Às vezes me pergunto se esse desejo de esquecer nasce apenas de quem sente. Tenho a impressão de que não. Em algumas situações, ele também aparece no olhar de quem está do outro lado da história. Nem sempre de forma explícita, mas presente. Como se a memória fosse um problema a ser resolvido e não uma consequência natural daquilo que foi vivido. Como se lembrar fosse uma escolha, e não algo que simplesmente acontece. Existe uma diferença enorme entre querer aliviar o sofrimento de alguém e desejar que ele pare de sentir porque isso tornaria tudo mais confortável. São movimentos parecidos apenas na superfície. Um deles envolve cuidado. O outro, muitas vezes, envolve a necessidade de encerrar um assunto antes que ele tenha realmente terminado.
Talvez por isso a pergunta nunca seja tão simples quanto parece. Quando alguém deseja esquecer, está tentando se libertar de uma dor ou tentando corresponder à expectativa de que já deveria ter superado aquilo? Em muitos casos, suspeito que as duas coisas aconteçam ao mesmo tempo. Existe um desgaste real em continuar carregando certas lembranças. Mas também existe uma pressão silenciosa para que elas desapareçam. Como se a permanência da memória fosse um sinal de fracasso, apego ou incapacidade de seguir em frente. E não acho que seja assim. Algumas experiências continuam presentes porque foram importantes. Porque deixaram marcas. Porque mudaram alguma coisa.
A memória tem uma reputação injusta nesses momentos. Costumamos tratá-la apenas como aquilo que reabre feridas, quando ela também é responsável por dar contorno ao que vivemos. É ela que impede que determinadas histórias sejam reescritas de forma conveniente demais. É ela que lembra onde certos limites foram atravessados e por que algumas escolhas passaram a fazer sentido depois disso. Não estou falando de transformar sofrimento em identidade ou de viver preso ao passado. Estou falando apenas de reconhecer que esquecer não resolveria muita coisa. No máximo criaria uma ausência artificial onde antes existia uma experiência que ainda precisava encontrar lugar.
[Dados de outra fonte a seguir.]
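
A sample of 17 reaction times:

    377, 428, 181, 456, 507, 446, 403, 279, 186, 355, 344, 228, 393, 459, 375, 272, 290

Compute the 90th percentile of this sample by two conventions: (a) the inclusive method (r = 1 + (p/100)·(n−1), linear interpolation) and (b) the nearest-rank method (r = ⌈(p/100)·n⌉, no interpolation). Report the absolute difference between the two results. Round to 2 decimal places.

Sorted: 181, 186, 228, 272, 279, 290, 344, 355, 375, 377, 393, 403, 428, 446, 456, 459, 507.
n = 17.
(a) r = 15.4; between ranks 15 (456) and 16 (459): 457.2.
(b) the nearest-rank method: rank 16 → 459.
|457.2 − 459| = 1.8.

1.80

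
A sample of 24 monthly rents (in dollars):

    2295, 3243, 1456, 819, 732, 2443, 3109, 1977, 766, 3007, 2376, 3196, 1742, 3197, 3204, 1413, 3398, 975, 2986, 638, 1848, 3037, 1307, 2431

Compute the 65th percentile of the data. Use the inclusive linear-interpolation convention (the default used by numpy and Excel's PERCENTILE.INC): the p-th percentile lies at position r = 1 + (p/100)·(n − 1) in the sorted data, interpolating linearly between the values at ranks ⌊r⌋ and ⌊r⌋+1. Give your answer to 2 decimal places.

Sorted: 638, 732, 766, 819, 975, 1307, 1413, 1456, 1742, 1848, 1977, 2295, 2376, 2431, 2443, 2986, 3007, 3037, 3109, 3196, 3197, 3204, 3243, 3398.
n = 24.
r = 1 + (65/100)·(24 − 1) = 1 + 14.95 = 15.95.
Rank 15 is 2443 and rank 16 is 2986.
Interpolate: 2443 + 0.95·(2986 − 2443) = 2443 + 0.95·543 = 2958.85.

2958.85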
Talvez seja por isso que nunca acreditei muito na ideia de apagar. O que me parece possível, embora bem mais difícil, é outra coisa. Chega um momento em que algumas lembranças deixam de ocupar o centro da vida sem necessariamente desaparecer. Elas continuam existindo, mas já não determinam cada decisão, cada reação ou cada expectativa sobre o futuro. Não porque foram eliminadas, mas porque encontraram uma posição diferente dentro da própria história. E essa mudança costuma ser lenta. Não acontece num gesto de vontade, nem numa decisão tomada depois de uma conversa difícil. Acontece aos poucos, quando a lembrança deixa de ser uma presença constante e volta a ser apenas aquilo que deveria ter sido desde o início: uma parte da história, e não o lugar de onde toda a história continua sendo contada.